Sorry, this is rudimentary combinatorics but I wanted to make sure I was doing it right
Say I have a set of values $S=\{x_1,x_2, ... , x_n\}$ and I want to know how many different combinations of $1,2,3$ values there are. That would be
$$ \binom{n}{3}+\binom{n}{2}+\binom{n}{1} = \dfrac{n!}{3!(n-3)!}+\dfrac{n!}{2!(n-2)!}+\dfrac{n!}{1!(n-1)!} $$
which simplifies to
$$ \dfrac{1}{6}(n)(n-1)(n-2)+\dfrac{1}{2}(n)(n-1)+n=\dfrac{1}{6}(n^3+5n) $$
This I think I'm correct on. However now imagine each variable as a light switch that can be either "up" or "down". Let $x_k$ denote a variable that is down, and $x_k'$ denote one up.
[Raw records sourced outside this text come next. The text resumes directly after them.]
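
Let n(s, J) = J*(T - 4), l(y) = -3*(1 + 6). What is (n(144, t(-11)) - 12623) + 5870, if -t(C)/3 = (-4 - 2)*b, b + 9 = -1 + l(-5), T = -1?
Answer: -3963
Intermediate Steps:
l(y) = -21 (l(y) = -3*7 = -21)
b = -31 (b = -9 + (-1 - 21) = -9 - 22 = -31)
t(C) = -558 (t(C) = -3*(-4 - 2)*(-31) = -(-18)*(-31) = -3*186 = -558)
n(s, J) = -5*J (n(s, J) = J*(-1 - 4) = J*(-5) = -5*J)
(n(144, t(-11)) - 12623) + 5870 = (-5*(-558) - 12623) + 5870 = (2790 - 12623) + 5870 = -9833 + 5870 = -3963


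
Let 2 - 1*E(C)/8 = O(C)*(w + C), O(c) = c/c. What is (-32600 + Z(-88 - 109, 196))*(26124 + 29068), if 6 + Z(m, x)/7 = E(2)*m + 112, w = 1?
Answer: -1149428592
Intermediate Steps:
O(c) = 1
E(C) = 8 - 8*C (E(C) = 16 - 8*(1 + C) = 16 + (-8 - 8*C) = 8 - 8*C)
Z(m, x) = 742 - 56*m (Z(m, x) = -42 + 7*((8 - 8*2)*m + 112) = -42 + 7*((8 - 16)*m + 112) = -42 + 7*(-8*m + 112) = -42 + 7*(112 - 8*m) = -42 + (784 - 56*m) = 742 - 56*m)
(-32600 + Z(-88 - 109, 196))*(26124 + 29068) = (-32600 + (742 - 56*(-88 - 109)))*(26124 + 29068) = (-32600 + (742 - 56*(-197)))*55192 = (-32600 + (742 + 11032))*55192 = (-32600 + 11774)*55192 = -20826*55192 = -1149428592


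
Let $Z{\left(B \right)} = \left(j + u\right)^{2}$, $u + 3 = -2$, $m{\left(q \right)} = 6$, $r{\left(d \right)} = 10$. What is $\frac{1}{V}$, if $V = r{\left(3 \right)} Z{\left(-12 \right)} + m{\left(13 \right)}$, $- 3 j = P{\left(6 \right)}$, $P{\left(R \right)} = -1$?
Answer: $\frac{9}{2014} \approx 0.0044687$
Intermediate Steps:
$j = \frac{1}{3}$ ($j = \left(- \frac{1}{3}\right) \left(-1\right) = \frac{1}{3} \approx 0.33333$)
$u = -5$ ($u = -3 - 2 = -5$)
$Z{\left(B \right)} = \frac{196}{9}$ ($Z{\left(B \right)} = \left(\frac{1}{3} - 5\right)^{2} = \left(- \frac{14}{3}\right)^{2} = \frac{196}{9}$)
$V = \frac{2014}{9}$ ($V = 10 \cdot \frac{196}{9} + 6 = \frac{1960}{9} + 6 = \frac{2014}{9} \approx 223.78$)
$\frac{1}{V} = \frac{1}{\frac{2014}{9}} = \frac{9}{2014}$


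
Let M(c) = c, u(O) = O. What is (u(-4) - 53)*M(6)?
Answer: -342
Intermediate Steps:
(u(-4) - 53)*M(6) = (-4 - 53)*6 = -57*6 = -342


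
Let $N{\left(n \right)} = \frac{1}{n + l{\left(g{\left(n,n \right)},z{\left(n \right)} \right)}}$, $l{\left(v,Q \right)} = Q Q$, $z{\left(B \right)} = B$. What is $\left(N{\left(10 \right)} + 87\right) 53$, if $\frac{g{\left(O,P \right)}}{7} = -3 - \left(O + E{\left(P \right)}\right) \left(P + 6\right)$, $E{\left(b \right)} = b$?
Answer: $\frac{507263}{110} \approx 4611.5$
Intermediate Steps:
$g{\left(O,P \right)} = -21 - 7 \left(6 + P\right) \left(O + P\right)$ ($g{\left(O,P \right)} = 7 \left(-3 - \left(O + P\right) \left(P + 6\right)\right) = 7 \left(-3 - \left(O + P\right) \left(6 + P\right)\right) = 7 \left(-3 - \left(6 + P\right) \left(O + P\right)\right) = -21 - 7 \left(6 + P\right) \left(O + P\right)$)
$l{\left(v,Q \right)} = Q^{2}$
$N{\left(n \right)} = \frac{1}{n + n^{2}}$
$\left(N{\left(10 \right)} + 87\right) 53 = \left(\frac{1}{10 \left(1 + 10\right)} + 87\right) 53 = \left(\frac{1}{10 \cdot 11} + 87\right) 53 = \left(\frac{1}{10} \cdot \frac{1}{11} + 87\right) 53 = \left(\frac{1}{110} + 87\right) 53 = \frac{9571}{110} \cdot 53 = \frac{507263}{110}$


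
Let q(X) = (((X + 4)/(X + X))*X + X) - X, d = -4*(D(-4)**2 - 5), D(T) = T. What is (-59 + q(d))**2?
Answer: 6241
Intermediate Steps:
d = -44 (d = -4*((-4)**2 - 5) = -4*(16 - 5) = -4*11 = -44)
q(X) = 2 + X/2 (q(X) = (((4 + X)/((2*X)))*X + X) - X = (((4 + X)*(1/(2*X)))*X + X) - X = (((4 + X)/(2*X))*X + X) - X = ((2 + X/2) + X) - X = (2 + 3*X/2) - X = 2 + X/2)
(-59 + q(d))**2 = (-59 + (2 + (1/2)*(-44)))**2 = (-59 + (2 - 22))**2 = (-59 - 20)**2 = (-79)**2 = 6241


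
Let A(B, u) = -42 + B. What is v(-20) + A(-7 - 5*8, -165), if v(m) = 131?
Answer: 42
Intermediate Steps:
v(-20) + A(-7 - 5*8, -165) = 131 + (-42 + (-7 - 5*8)) = 131 + (-42 + (-7 - 40)) = 131 + (-42 - 47) = 131 - 89 = 42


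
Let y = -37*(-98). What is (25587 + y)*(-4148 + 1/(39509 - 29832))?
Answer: -1172615516535/9677 ≈ -1.2118e+8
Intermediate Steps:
y = 3626
(25587 + y)*(-4148 + 1/(39509 - 29832)) = (25587 + 3626)*(-4148 + 1/(39509 - 29832)) = 29213*(-4148 + 1/9677) = 29213*(-40140195/9677) = -1172615516535/9677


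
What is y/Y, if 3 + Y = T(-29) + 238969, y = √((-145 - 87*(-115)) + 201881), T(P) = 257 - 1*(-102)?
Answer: √211741/239325 ≈ 0.0019227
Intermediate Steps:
T(P) = 359 (T(P) = 257 + 102 = 359)
y = √211741 (y = √((-145 + 10005) + 201881) = √(9860 + 201881) = √211741 ≈ 460.15)
Y = 239325 (Y = -3 + (359 + 238969) = -3 + 239328 = 239325)
y/Y = √211741/239325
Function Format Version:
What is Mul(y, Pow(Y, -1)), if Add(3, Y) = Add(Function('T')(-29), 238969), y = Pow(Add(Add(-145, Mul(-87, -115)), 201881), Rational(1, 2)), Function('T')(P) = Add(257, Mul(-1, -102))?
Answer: Mul(Rational(1, 239325), Pow(211741, Rational(1, 2))) ≈ 0.0019227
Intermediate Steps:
Function('T')(P) = 359 (Function('T')(P) = Add(257, 102) = 359)
y = Pow(211741, Rational(1, 2)) (y = Pow(Add(Add(-145, 10005), 201881), Rational(1, 2)) = Pow(Add(9860, 201881), Rational(1, 2)) = Pow(211741, Rational(1, 2)) ≈ 460.15)
Y = 239325 (Y = Add(-3, Add(359, 238969)) = Add(-3, 239328) = 239325)
Mul(y, Pow(Y, -1)) = Mul(Pow(211741, Rational(1, 2)), Pow(239325, -1)) = Mul(Pow(211741, Rational(1, 2)), Rational(1, 239325)) = Mul(Rational(1, 239325), Pow(211741, Rational(1, 2)))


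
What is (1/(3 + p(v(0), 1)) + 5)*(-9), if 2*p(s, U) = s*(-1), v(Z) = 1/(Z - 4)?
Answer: -1197/25 ≈ -47.880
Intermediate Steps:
v(Z) = 1/(-4 + Z)
p(s, U) = -s/2 (p(s, U) = (s*(-1))/2 = (-s)/2 = -s/2)
(1/(3 + p(v(0), 1)) + 5)*(-9) = (1/(3 - 1/(2*(-4 + 0))) + 5)*(-9) = (1/(3 - ½/(-4)) + 5)*(-9) = (1/(3 - ½*(-¼)) + 5)*(-9) = (1/(3 + ⅛) + 5)*(-9) = (1/(25/8) + 5)*(-9) = (8/25 + 5)*(-9) = (133/25)*(-9) = -1197/25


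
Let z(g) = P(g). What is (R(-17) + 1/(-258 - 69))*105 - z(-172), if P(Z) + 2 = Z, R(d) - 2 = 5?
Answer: 99046/109 ≈ 908.68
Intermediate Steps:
R(d) = 7 (R(d) = 2 + 5 = 7)
P(Z) = -2 + Z
z(g) = -2 + g
(R(-17) + 1/(-258 - 69))*105 - z(-172) = (7 + 1/(-258 - 69))*105 - (-2 - 172) = (7 + 1/(-327))*105 - 1*(-174) = (7 - 1/327)*105 + 174 = (2288/327)*105 + 174 = 80080/109 + 174 = 99046/109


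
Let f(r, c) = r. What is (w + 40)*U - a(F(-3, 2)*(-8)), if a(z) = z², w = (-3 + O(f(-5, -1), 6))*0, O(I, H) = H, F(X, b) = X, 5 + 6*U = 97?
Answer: 112/3 ≈ 37.333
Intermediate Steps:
U = 46/3 (U = -⅚ + (⅙)*97 = -⅚ + 97/6 = 46/3 ≈ 15.333)
w = 0 (w = (-3 + 6)*0 = 3*0 = 0)
(w + 40)*U - a(F(-3, 2)*(-8)) = (0 + 40)*(46/3) - (-3*(-8))² = 40*(46/3) - 1*24² = 1840/3 - 1*576 = 1840/3 - 576 = 112/3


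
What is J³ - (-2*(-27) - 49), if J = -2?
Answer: -13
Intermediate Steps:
J³ - (-2*(-27) - 49) = (-2)³ - (-2*(-27) - 49) = -8 - (54 - 49) = -8 - 1*5 = -8 - 5 = -13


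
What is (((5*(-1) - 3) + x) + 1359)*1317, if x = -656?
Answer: 915315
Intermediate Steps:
(((5*(-1) - 3) + x) + 1359)*1317 = (((5*(-1) - 3) - 656) + 1359)*1317 = (((-5 - 3) - 656) + 1359)*1317 = ((-8 - 656) + 1359)*1317 = (-664 + 1359)*1317 = 695*1317 = 915315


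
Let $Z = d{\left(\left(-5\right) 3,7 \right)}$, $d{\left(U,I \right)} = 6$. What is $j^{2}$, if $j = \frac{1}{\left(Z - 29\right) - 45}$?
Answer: $\frac{1}{4624} \approx 0.00021626$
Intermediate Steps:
$Z = 6$
$j = - \frac{1}{68}$ ($j = \frac{1}{\left(6 - 29\right) - 45} = \frac{1}{-23 - 45} = \frac{1}{-68} = - \frac{1}{68} \approx -0.014706$)
$j^{2} = \left(- \frac{1}{68}\right)^{2} = \frac{1}{4624}$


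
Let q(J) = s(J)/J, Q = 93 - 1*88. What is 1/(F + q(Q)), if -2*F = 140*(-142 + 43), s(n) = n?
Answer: 1/6931 ≈ 0.00014428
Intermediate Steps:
Q = 5 (Q = 93 - 88 = 5)
q(J) = 1 (q(J) = J/J = 1)
F = 6930 (F = -70*(-142 + 43) = -70*(-99) = -½*(-13860) = 6930)
1/(F + q(Q)) = 1/(6930 + 1) = 1/6931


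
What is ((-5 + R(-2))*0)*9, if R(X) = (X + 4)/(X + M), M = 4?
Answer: 0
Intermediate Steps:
R(X) = 1 (R(X) = (X + 4)/(X + 4) = (4 + X)/(4 + X) = 1)
((-5 + R(-2))*0)*9 = ((-5 + 1)*0)*9 = -4*0*9 = 0*9 = 0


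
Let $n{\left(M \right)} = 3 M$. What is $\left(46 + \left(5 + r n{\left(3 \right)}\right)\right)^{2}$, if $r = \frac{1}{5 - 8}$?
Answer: $2304$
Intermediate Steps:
$r = - \frac{1}{3}$ ($r = \frac{1}{5 - 8} = \frac{1}{-3} = - \frac{1}{3} \approx -0.33333$)
$\left(46 + \left(5 + r n{\left(3 \right)}\right)\right)^{2} = \left(46 + \left(5 - \frac{3 \cdot 3}{3}\right)\right)^{2} = \left(46 + \left(5 - 3\right)\right)^{2} = \left(46 + 2\right)^{2} = 48^{2} = 2304$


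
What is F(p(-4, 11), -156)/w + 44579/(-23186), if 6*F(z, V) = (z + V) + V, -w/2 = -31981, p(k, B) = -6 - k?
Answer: -2139431549/1112267199 ≈ -1.9235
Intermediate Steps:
w = 63962 (w = -2*(-31981) = 63962)
F(z, V) = V/3 + z/6 (F(z, V) = ((z + V) + V)/6 = ((V + z) + V)/6 = (z + 2*V)/6 = V/3 + z/6)
F(p(-4, 11), -156)/w + 44579/(-23186) = ((1/3)*(-156) + (-6 - 1*(-4))/6)/63962 + 44579/(-23186) = (-52 + (-6 + 4)/6)*(1/63962) + 44579*(-1/23186) = (-52 + (1/6)*(-2))*(1/63962) - 44579/23186 = (-52 - 1/3)*(1/63962) - 44579/23186 = -157/3*1/63962 - 44579/23186 = -157/191886 - 44579/23186 = -2139431549/1112267199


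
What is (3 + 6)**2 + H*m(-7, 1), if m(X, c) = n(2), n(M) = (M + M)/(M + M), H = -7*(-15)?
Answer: 186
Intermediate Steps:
H = 105
n(M) = 1 (n(M) = (2*M)/((2*M)) = (2*M)*(1/(2*M)) = 1)
m(X, c) = 1
(3 + 6)**2 + H*m(-7, 1) = (3 + 6)**2 + 105*1 = 9**2 + 105 = 81 + 105 = 186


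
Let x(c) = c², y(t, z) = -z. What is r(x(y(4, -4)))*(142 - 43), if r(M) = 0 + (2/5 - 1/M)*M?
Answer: 2673/5 ≈ 534.60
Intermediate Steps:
r(M) = M*(⅖ - 1/M) (r(M) = 0 + (2*(⅕) - 1/M)*M = 0 + (⅖ - 1/M)*M = 0 + M*(⅖ - 1/M) = M*(⅖ - 1/M))
r(x(y(4, -4)))*(142 - 43) = (-1 + 2*(-1*(-4))²/5)*(142 - 43) = (-1 + (⅖)*4²)*99 = (-1 + (⅖)*16)*99 = (-1 + 32/5)*99 = (27/5)*99 = 2673/5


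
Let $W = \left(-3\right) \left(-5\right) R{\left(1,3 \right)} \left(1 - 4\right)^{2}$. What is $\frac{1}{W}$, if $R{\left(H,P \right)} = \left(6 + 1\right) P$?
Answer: $\frac{1}{2835} \approx 0.00035273$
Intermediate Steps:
$R{\left(H,P \right)} = 7 P$
$W = 2835$ ($W = \left(-3\right) \left(-5\right) 7 \cdot 3 \left(1 - 4\right)^{2} = 15 \cdot 21 \left(-3\right)^{2} = 315 \cdot 9 = 2835$)
$\frac{1}{W} = \frac{1}{2835}$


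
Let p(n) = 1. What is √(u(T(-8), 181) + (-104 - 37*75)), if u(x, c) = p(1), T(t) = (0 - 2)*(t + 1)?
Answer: I*√2878 ≈ 53.647*I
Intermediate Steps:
T(t) = -2 - 2*t (T(t) = -2*(1 + t) = -2 - 2*t)
u(x, c) = 1
√(u(T(-8), 181) + (-104 - 37*75)) = √(1 + (-104 - 37*75)) = √(1 + (-104 - 2775)) = √(1 - 2879) = √(-2878) = I*√2878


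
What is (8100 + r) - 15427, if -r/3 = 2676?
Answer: -15355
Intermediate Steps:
r = -8028 (r = -3*2676 = -8028)
(8100 + r) - 15427 = (8100 - 8028) - 15427 = 72 - 15427 = -15355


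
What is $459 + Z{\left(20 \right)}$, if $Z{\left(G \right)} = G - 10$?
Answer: $469$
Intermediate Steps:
$Z{\left(G \right)} = -10 + G$
$459 + Z{\left(20 \right)} = 459 + \left(-10 + 20\right) = 459 + 10 = 469$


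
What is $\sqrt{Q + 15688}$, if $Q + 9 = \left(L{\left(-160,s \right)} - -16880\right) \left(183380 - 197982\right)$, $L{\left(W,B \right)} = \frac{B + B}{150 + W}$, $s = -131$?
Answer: $\frac{i \sqrt{6171216335}}{5} \approx 15711.0 i$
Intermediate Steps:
$L{\left(W,B \right)} = \frac{2 B}{150 + W}$
$Q = - \frac{1234321707}{5}$ ($Q = -9 + \left(2 \left(-131\right) \frac{1}{150 - 160} - -16880\right) \left(183380 - 197982\right) = -9 + \left(2 \left(-131\right) \frac{1}{-10} + \left(17088 - 208\right)\right) \left(-14602\right) = -9 + \left(2 \left(-131\right) \left(- \frac{1}{10}\right) + 16880\right) \left(-14602\right) = -9 + \left(\frac{131}{5} + 16880\right) \left(-14602\right) = -9 + \frac{84531}{5} \left(-14602\right) = -9 - \frac{1234321662}{5} = - \frac{1234321707}{5} \approx -2.4686 \cdot 10^{8}$)
$\sqrt{Q + 15688} = \sqrt{- \frac{1234321707}{5} + 15688} = \sqrt{- \frac{1234243267}{5}} = \frac{i \sqrt{6171216335}}{5}$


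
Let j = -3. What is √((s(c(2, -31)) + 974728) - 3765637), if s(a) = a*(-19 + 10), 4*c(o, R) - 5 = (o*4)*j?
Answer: 3*I*√1240385/2 ≈ 1670.6*I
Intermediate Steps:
c(o, R) = 5/4 - 3*o (c(o, R) = 5/4 + ((o*4)*(-3))/4 = 5/4 + ((4*o)*(-3))/4 = 5/4 + (-12*o)/4 = 5/4 - 3*o)
s(a) = -9*a (s(a) = a*(-9) = -9*a)
√((s(c(2, -31)) + 974728) - 3765637) = √((-9*(5/4 - 3*2) + 974728) - 3765637) = √((-9*(5/4 - 6) + 974728) - 3765637) = √((-9*(-19/4) + 974728) - 3765637) = √((171/4 + 974728) - 3765637) = √(3899083/4 - 3765637) = √(-11163465/4) = 3*I*√1240385/2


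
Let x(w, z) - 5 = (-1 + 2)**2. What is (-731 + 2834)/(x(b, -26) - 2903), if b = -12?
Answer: -2103/2897 ≈ -0.72592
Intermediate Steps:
x(w, z) = 6 (x(w, z) = 5 + (-1 + 2)**2 = 5 + 1**2 = 5 + 1 = 6)
(-731 + 2834)/(x(b, -26) - 2903) = (-731 + 2834)/(6 - 2903) = 2103/(-2897) = 2103*(-1/2897) = -2103/2897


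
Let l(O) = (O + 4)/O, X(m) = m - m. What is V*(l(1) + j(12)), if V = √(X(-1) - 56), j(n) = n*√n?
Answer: I*√14*(10 + 48*√3) ≈ 348.49*I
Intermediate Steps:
X(m) = 0
l(O) = (4 + O)/O
j(n) = n^(3/2)
V = 2*I*√14 (V = √(0 - 56) = √(-56) = 2*I*√14 ≈ 7.4833*I)
V*(l(1) + j(12)) = (2*I*√14)*((4 + 1)/1 + 12^(3/2)) = (2*I*√14)*(1*5 + 24*√3) = (2*I*√14)*(5 + 24*√3) = 2*I*√14*(5 + 24*√3)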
So now instead of just having combinations
$$ x_1, x_1x_2,x_1x_2x_3, ... $$
we can have
$$ x_1,x_1',x_1x_2,x_1'x_2,x_1x_2', ... $$
My gut instinct says that each variable now has two possibilities, so we can say that the total number of combinations now becomes
$$ 2^3\binom{n}{3}+2^2\binom{n}{2}+2\binom{n}{1} $$
But I wasn't sure.
Thank you!
Yes, you're right: each $n$-element subset now occurs $2^n$ times, once for every configuration of up/down of the $n$ elements. Thus you count an $n$-element subset $2^n$ times for the correct total.